Con ella vino un poco de solvencia económica, pues tenía un pariente minusválido que pagaba la patente para vender baratijas por cuenta propia y era ella quien fungía de vendedora, trabajo por el que recibía treinta pesos diarios. Alentado por aquella posibilidad corrí en busca de mi viejo empleador, el de la fabriquita de plásticos, quien por suerte aún seguía en el negocio y le propuse que me diera en buen precio cierta cantidad de mercancía para venderla en la mesa de Martica. Sé que accedió a ayudarme porque me cogió lástima cuando le conté el rosario de mis calamidades, pero el caso fue que me dio una mano en un momento difícil.
El albergue fue para mí una gran escuela, allí supe de verdad lo que era la solidaridad y también la traición, la alegría y la tristeza compartidas, la humildad y la ambición. Todos los contrastes, todas las virtudes y defectos humanos habitaban allí con nosotros. Conocí de celos, de amores rabiosos, de intrigas, de negocios sucios, de deslealtades, de mañas y marañas. Ante mí desfilaron, y casi siempre dejando huellas y recuerdos, hechos que jamás hubiese siquiera soñado que podían existir.
A Arnoldo, el hijo de Martica y a quien apenas si le llevaba dos años de edad, no le caía nada bien. El no disimulaba su malestar cuando nos veía juntos y hacía hasta lo indecible por llevar la discusión a punto de bronca. La madre, que lo mismo que se gastaba en mí un cariño inmenso, se mandaba también un genio espectacular, lograba calmarlo y terminaba pronto lo que estuviera haciendo para irnos un rato de allí y así evitar algo más serio. El argumento que más blandía el muchacho era que yo le estaba chuleando a su madre y que eso ningún hombre que se considerara hombre a todas lo soportaba.

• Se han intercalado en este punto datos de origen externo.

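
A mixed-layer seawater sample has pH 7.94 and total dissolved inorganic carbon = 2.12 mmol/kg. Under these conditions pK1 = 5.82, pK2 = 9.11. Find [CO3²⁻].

[CO3²⁻] = 0.133 mmol/kg

α₂ = 1 / (1 + [H⁺]/K2 + [H⁺]²/(K1K2)) = 1 / (1 + 10^+1.17 + 10^-0.95)
   = 1 / (1 + 14.791 + 0.11220) = 1/15.903 = 0.06288
[CO3²⁻] = α₂ × DIC = 0.06288 × 2.12 = 0.133 mmol/kg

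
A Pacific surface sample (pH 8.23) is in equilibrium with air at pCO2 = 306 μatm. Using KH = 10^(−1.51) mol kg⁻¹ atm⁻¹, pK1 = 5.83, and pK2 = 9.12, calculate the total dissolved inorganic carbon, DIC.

DIC = 2.69 mmol/kg

[CO2*] = KH · pCO2 = 10^(−1.51) × 306×10^-6 = 9.456×10^-6 mol/kg
α₀ = 1/(1 + K1/[H⁺] + K1K2/[H⁺]²) = 1/(1 + 10^+2.40 + 10^+1.51) = 0.003514
DIC = [CO2*]/α₀ = 9.456×10^-6 / 0.003514 = 2.69 mmol/kg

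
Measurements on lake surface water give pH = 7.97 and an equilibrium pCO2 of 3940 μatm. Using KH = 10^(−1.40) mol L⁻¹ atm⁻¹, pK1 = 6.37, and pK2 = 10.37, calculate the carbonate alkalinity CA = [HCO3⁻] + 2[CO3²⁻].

[CO2*] = KH · pCO2 = 10^(−1.40) × 3940×10^-6 = 1.569×10^-4 mol/L
α₀ = 1/(1 + K1/[H⁺] + K1K2/[H⁺]²) = 1/(1 + 10^+1.60 + 10^-0.80) = 0.02441
DIC = [CO2*]/α₀ = 1.569×10^-4 / 0.02441 = 6.426 mmol/L
CA = (α₁ + 2α₂)·DIC = (0.9717 + 2×0.003868) × 6.426 = 6.29 mmol/L

CA = 6.29 mmol/L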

Cuando me enteré que el tipo me estaba preparando una cama para arrancármela decidí enfrentarlo, porque en aquel ambiente si te arratonas después no levantas presión más nunca. Lo esperé hasta tarde en la entrada del albergue. Era pasada la media noche cuando dobló la esquina, me pegué cuanto pude a la pared y cuando lo tuve junto a mí, me le abalancé y tomé por las solapas. Le dije con rabia, masticando las palabras.
_Oye bien lo que te voy a decir ¡cojones! Si hasta ahora te aguanté tus caritas y bravuconerías fue por Marta, ¿me oíste? Pero ya me cansé, compadre_ lo sacudí fuerte_. Ve y busca un palo, un cuchillo, un machete, lo que te dé la gana y hasta puedes traer a un par de socios tuyos si quieres_ lo empujé con fuerza contra la pared_. Los voy a esperar, solito, en la línea del tren ¡Dale, arranca!_, y lo volví a empujar.